In the worst case, if we assumed that the initial ED boundaries are correct, we could align all residents along a street by their house number and discover the address range for that street within the ED. Their actual location along the street could be based on linear interpolation. In some cities it is hard to improve on this approach, because the addressing system gives a relative location in respect to other addresses on that street but it does not indicate an absolute location. This is most likely in places where blocks are of irregular length and streets tend to follow the contours of the landscape, as is often true on the outskirts of a city.

The system dominant in the Midwest and West has house numbers assigned through reference to a central point in the city. This Cartesian (or Philadelphia) system typically has a single point of origin for all addresses demarcated by the crossing of two baseline streets, with breaks at a regular distance, most often the distance of one city block – hence the 100 block, 200 block, etc. In such cities geocoding can be done with a high degree of accuracy even where historical city directories do not provide address ranges.

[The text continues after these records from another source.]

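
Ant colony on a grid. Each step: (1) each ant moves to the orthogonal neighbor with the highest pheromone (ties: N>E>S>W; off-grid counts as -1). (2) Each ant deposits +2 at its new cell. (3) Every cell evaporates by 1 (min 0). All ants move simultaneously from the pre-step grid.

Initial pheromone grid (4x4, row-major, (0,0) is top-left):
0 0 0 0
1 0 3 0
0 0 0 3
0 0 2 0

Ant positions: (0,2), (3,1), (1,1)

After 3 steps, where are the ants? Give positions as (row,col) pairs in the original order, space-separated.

Step 1: ant0:(0,2)->S->(1,2) | ant1:(3,1)->E->(3,2) | ant2:(1,1)->E->(1,2)
  grid max=6 at (1,2)
Step 2: ant0:(1,2)->N->(0,2) | ant1:(3,2)->N->(2,2) | ant2:(1,2)->N->(0,2)
  grid max=5 at (1,2)
Step 3: ant0:(0,2)->S->(1,2) | ant1:(2,2)->N->(1,2) | ant2:(0,2)->S->(1,2)
  grid max=10 at (1,2)

(1,2) (1,2) (1,2)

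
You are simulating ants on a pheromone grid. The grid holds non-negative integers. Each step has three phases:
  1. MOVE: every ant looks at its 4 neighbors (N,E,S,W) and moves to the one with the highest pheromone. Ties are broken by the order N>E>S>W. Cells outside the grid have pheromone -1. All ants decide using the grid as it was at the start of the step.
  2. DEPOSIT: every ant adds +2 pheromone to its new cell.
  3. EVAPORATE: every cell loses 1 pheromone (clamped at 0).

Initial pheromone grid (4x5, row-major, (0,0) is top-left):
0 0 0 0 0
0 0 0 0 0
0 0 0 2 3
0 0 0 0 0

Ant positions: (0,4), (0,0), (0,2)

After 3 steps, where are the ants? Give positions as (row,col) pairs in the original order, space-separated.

Step 1: ant0:(0,4)->S->(1,4) | ant1:(0,0)->E->(0,1) | ant2:(0,2)->E->(0,3)
  grid max=2 at (2,4)
Step 2: ant0:(1,4)->S->(2,4) | ant1:(0,1)->E->(0,2) | ant2:(0,3)->E->(0,4)
  grid max=3 at (2,4)
Step 3: ant0:(2,4)->N->(1,4) | ant1:(0,2)->E->(0,3) | ant2:(0,4)->S->(1,4)
  grid max=3 at (1,4)

(1,4) (0,3) (1,4)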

In practice, there are multiple sources of error for all cities, from the ambiguities in ED descriptions to mistakes by enumerators to errors in transcription. Our approach in every city was to make multiple iterations: estimate ED boundaries, map residents using geocoded addresses, then correct obvious boundary errors and redo the geocoding of residents. The ED boundaries mapped as a result of this process have a high degree of accuracy.